GPIO.add_event_detect(31, GPIO.FALLING, callback = Int_shutdown, bouncetime = 2000)   

# do nothing while waiting for button to be pressed
while 1:
        time.sleep(1)

They connect pins 6 (GPIO31) and 8 (GND) of…header P5? This header was added in Raspberry Pi Revision 2.0, intended to be populated on the reverse side of the board, providing power, ground, and four GPIOs: 28, 29, 30, 31. But the Pi Zero doesn’t have this header or GPIOs brought out, the schematic only shows up to GPIO27, oh well. No matter, any GPIO can be used. For wiring convenience, I picked GPIO 17:

#!/usr/bin/python
import RPi.GPIO as GPIO
import signal
import os

pin = 17

GPIO.setmode(GPIO.BCM)
GPIO.setup(pin, GPIO.IN, pull_up_down = GPIO.PUD_UP)
GPIO.add_event_detect(pin, GPIO.FALLING, callback=lambda channel: os.system("shutdown now"), bouncetime = 2000)

signal.pause()

Save this script to /home/pi/shutdown.py, then run it on startup by appending to /etc/rc.local (no need to use crontab):

python /home/pi/shutdown.py &

Wire a pushbutton from GPIO 17 to GND:

Graceful power down pushbutton

Test by pressing the black button, confirming the system shuts down gracefully. Then power it back on by pressing the red pushbutton added earlier, and watch it power on.

Admittedly, having two buttons is a clunky design. Could we use the same pushbutton to both power on and off? This question is left as an exercise to the reader.

Hard power switch

The graceful power-off button only puts the Pi into “standby” mode, it still powers USB and can be awoken, therefore, it remains drawing power. The battery will slowly drain due to this phantom power. The solution? Yet another switch, duh!

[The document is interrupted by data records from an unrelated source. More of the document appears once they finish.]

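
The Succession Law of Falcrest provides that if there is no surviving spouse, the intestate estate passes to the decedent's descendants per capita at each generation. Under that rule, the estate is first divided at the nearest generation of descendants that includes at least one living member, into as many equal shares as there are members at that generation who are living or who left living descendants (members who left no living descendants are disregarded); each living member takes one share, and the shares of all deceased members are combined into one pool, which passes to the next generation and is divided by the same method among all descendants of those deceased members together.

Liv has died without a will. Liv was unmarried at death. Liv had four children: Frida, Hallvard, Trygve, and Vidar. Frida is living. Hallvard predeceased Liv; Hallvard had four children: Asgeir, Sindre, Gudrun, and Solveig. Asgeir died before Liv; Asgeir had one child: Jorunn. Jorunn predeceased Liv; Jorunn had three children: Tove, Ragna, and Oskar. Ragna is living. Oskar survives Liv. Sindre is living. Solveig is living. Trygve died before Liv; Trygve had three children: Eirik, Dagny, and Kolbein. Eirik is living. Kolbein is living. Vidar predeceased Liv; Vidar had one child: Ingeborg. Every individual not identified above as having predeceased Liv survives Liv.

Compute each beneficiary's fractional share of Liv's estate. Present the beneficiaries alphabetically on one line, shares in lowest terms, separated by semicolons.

There is no surviving spouse, so the entire estate passes to Liv's descendants per capita at each generation.
At generation 1 (Frida, Hallvard, Trygve, Vidar) there are 4 shares of (1)/4 = 1/4 each.
Living: Frida — each takes 1/4.
Deceased: Hallvard, Trygve, and Vidar. Their combined 3/4 is pooled and carried to generation 2.
At generation 2 (Asgeir, Sindre, Gudrun, Solveig, Eirik, Dagny, Kolbein, Ingeborg) there are 8 shares of (3/4)/8 = 3/32 each.
Living: Sindre, Gudrun, Solveig, Eirik, Dagny, Kolbein, and Ingeborg — each takes 3/32.
Deceased: Asgeir. That 3/32 share is carried to generation 3.
At generation 3 (Jorunn) there are 1 shares of (3/32)/1 = 3/32 each.
Deceased: Jorunn. That 3/32 share is carried to generation 4.
At generation 4 (Tove, Ragna, Oskar) there are 3 shares of (3/32)/3 = 1/32 each.
Living: Tove, Ragna, and Oskar — each takes 1/32.

Dagny 3/32; Eirik 3/32; Frida 1/4; Gudrun 3/32; Ingeborg 3/32; Kolbein 3/32; Oskar 1/32; Ragna 1/32; Sindre 3/32; Solveig 3/32; Tove 1/32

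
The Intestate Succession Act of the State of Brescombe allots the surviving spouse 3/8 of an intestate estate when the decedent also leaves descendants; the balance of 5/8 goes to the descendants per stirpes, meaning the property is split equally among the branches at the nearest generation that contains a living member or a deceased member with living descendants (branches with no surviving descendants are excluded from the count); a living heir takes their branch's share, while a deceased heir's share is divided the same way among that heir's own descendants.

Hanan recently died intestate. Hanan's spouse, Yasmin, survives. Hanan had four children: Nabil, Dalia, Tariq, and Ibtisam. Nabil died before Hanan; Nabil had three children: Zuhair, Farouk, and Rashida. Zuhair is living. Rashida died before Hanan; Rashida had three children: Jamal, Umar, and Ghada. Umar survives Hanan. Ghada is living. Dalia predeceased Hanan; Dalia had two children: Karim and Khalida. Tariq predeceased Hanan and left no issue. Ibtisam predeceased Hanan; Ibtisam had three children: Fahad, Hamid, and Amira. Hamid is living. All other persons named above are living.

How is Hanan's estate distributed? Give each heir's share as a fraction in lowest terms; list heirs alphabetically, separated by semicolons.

Amira 5/72; Fahad 5/72; Farouk 5/72; Ghada 5/216; Hamid 5/72; Jamal 5/216; Karim 5/48; Khalida 5/48; Umar 5/216; Yasmin 3/8; Zuhair 5/72

Yasmin, as surviving spouse, takes 3/8.
The remaining 5/8 passes to Hanan's descendants per stirpes.
Tariq left no surviving issue, so that branch lapses and is disregarded.
The 5/8 is divided into 3 equal shares of 5/24 among Nabil, Dalia, Ibtisam.
Nabil predeceased; the 5/24 allotted to Nabil's branch passes to Nabil's issue by representation.
The 5/24 is divided into 3 equal shares of 5/72 among Zuhair, Farouk, Rashida.
Zuhair is living and takes 5/72.
Farouk is living and takes 5/72.
Rashida predeceased; the 5/72 allotted to Rashida's branch passes to Rashida's issue by representation.
The 5/72 is divided into 3 equal shares of 5/216 among Jamal, Umar, Ghada.
Jamal is living and takes 5/216.
Umar is living and takes 5/216.
Ghada is living and takes 5/216.
Dalia predeceased; the 5/24 allotted to Dalia's branch passes to Dalia's issue by representation.
The 5/24 is divided into 2 equal shares of 5/48 among Karim, Khalida.
Karim is living and takes 5/48.
Khalida is living and takes 5/48.
Ibtisam predeceased; the 5/24 allotted to Ibtisam's branch passes to Ibtisam's issue by representation.
The 5/24 is divided into 3 equal shares of 5/72 among Fahad, Hamid, Amira.
Fahad is living and takes 5/72.
Hamid is living and takes 5/72.
Amira is living and takes 5/72.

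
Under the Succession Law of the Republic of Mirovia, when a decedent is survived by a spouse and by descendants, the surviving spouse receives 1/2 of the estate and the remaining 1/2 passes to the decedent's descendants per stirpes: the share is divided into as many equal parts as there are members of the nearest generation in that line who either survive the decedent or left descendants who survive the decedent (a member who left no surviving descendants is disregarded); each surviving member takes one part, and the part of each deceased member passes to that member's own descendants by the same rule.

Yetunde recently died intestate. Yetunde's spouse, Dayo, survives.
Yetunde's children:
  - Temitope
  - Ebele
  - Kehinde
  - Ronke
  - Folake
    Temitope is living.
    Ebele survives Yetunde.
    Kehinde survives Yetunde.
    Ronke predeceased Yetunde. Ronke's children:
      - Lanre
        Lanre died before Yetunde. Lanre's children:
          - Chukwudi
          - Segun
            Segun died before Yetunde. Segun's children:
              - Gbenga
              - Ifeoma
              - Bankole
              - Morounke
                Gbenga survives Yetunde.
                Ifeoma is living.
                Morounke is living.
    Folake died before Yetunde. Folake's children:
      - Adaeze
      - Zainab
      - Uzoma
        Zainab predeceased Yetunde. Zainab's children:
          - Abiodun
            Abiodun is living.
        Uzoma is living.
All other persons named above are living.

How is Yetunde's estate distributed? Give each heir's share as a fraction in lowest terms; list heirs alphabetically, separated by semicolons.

Abiodun 1/30; Adaeze 1/30; Bankole 1/80; Chukwudi 1/20; Dayo 1/2; Ebele 1/10; Gbenga 1/80; Ifeoma 1/80; Kehinde 1/10; Morounke 1/80; Temitope 1/10; Uzoma 1/30

Dayo, as surviving spouse, takes 1/2.
The remaining 1/2 passes to Yetunde's descendants per stirpes.
The 1/2 is divided into 5 equal shares of 1/10 among Temitope, Ebele, Kehinde, Ronke, Folake.
Temitope is living and takes 1/10.
Ebele is living and takes 1/10.
Kehinde is living and takes 1/10.
Ronke predeceased; the 1/10 allotted to Ronke's branch passes to Ronke's issue by representation.
Lanre's line is the sole branch at this level, so the full 1/10 passes to Lanre's issue by representation.
The 1/10 is divided into 2 equal shares of 1/20 among Chukwudi, Segun.
Chukwudi is living and takes 1/20.
Segun predeceased; the 1/20 allotted to Segun's branch passes to Segun's issue by representation.
The 1/20 is divided into 4 equal shares of 1/80 among Gbenga, Ifeoma, Bankole, Morounke.
Gbenga is living and takes 1/80.
Ifeoma is living and takes 1/80.
Bankole is living and takes 1/80.
Morounke is living and takes 1/80.
Folake predeceased; the 1/10 allotted to Folake's branch passes to Folake's issue by representation.
The 1/10 is divided into 3 equal shares of 1/30 among Adaeze, Zainab, Uzoma.
Adaeze is living and takes 1/30.
Zainab predeceased; the 1/30 allotted to Zainab's branch passes to Zainab's issue by representation.
Abiodun is the sole taker at this level and receives the full 1/30.
Uzoma is living and takes 1/30.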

I happened to have an old rocker switch for power, inserted it between the +5 V power rail from USB and +5 V on the GPIO header:

Hard power switch 5 V

Now it can be flipped to either force a shutdown while the system is on (not recommended), or completely turn it off after a graceful shutdown into standby mode, to conserve power. Tap the black pushbutton to initiate a shutdown, wait until the activity LEDs stop blinking, then the user can flip this switch and watch the green power LED go dark.

For now I used a single-pole single-throw (SPST) switch, but a future upgrade could be to use a double-throw (SPDT) switch to select between the built-in battery in this laptop, or an external USB charging port. To this end I purchased a few micro USB breakout boards: 5Pcs CJMCU Micro USB Board Power Adapter 5V Breakout Switch Interface Module For Arduino for $0.97/5, when they arrive this laptop could grow a micro USB charging port.

That’s all for now, there’s a lot more that could be done to improve power management in this Raspberry Pi Zero-based custom laptop, but this preliminary effort goes to show the complexity and intricacies of dealing with power in a mobile computing system.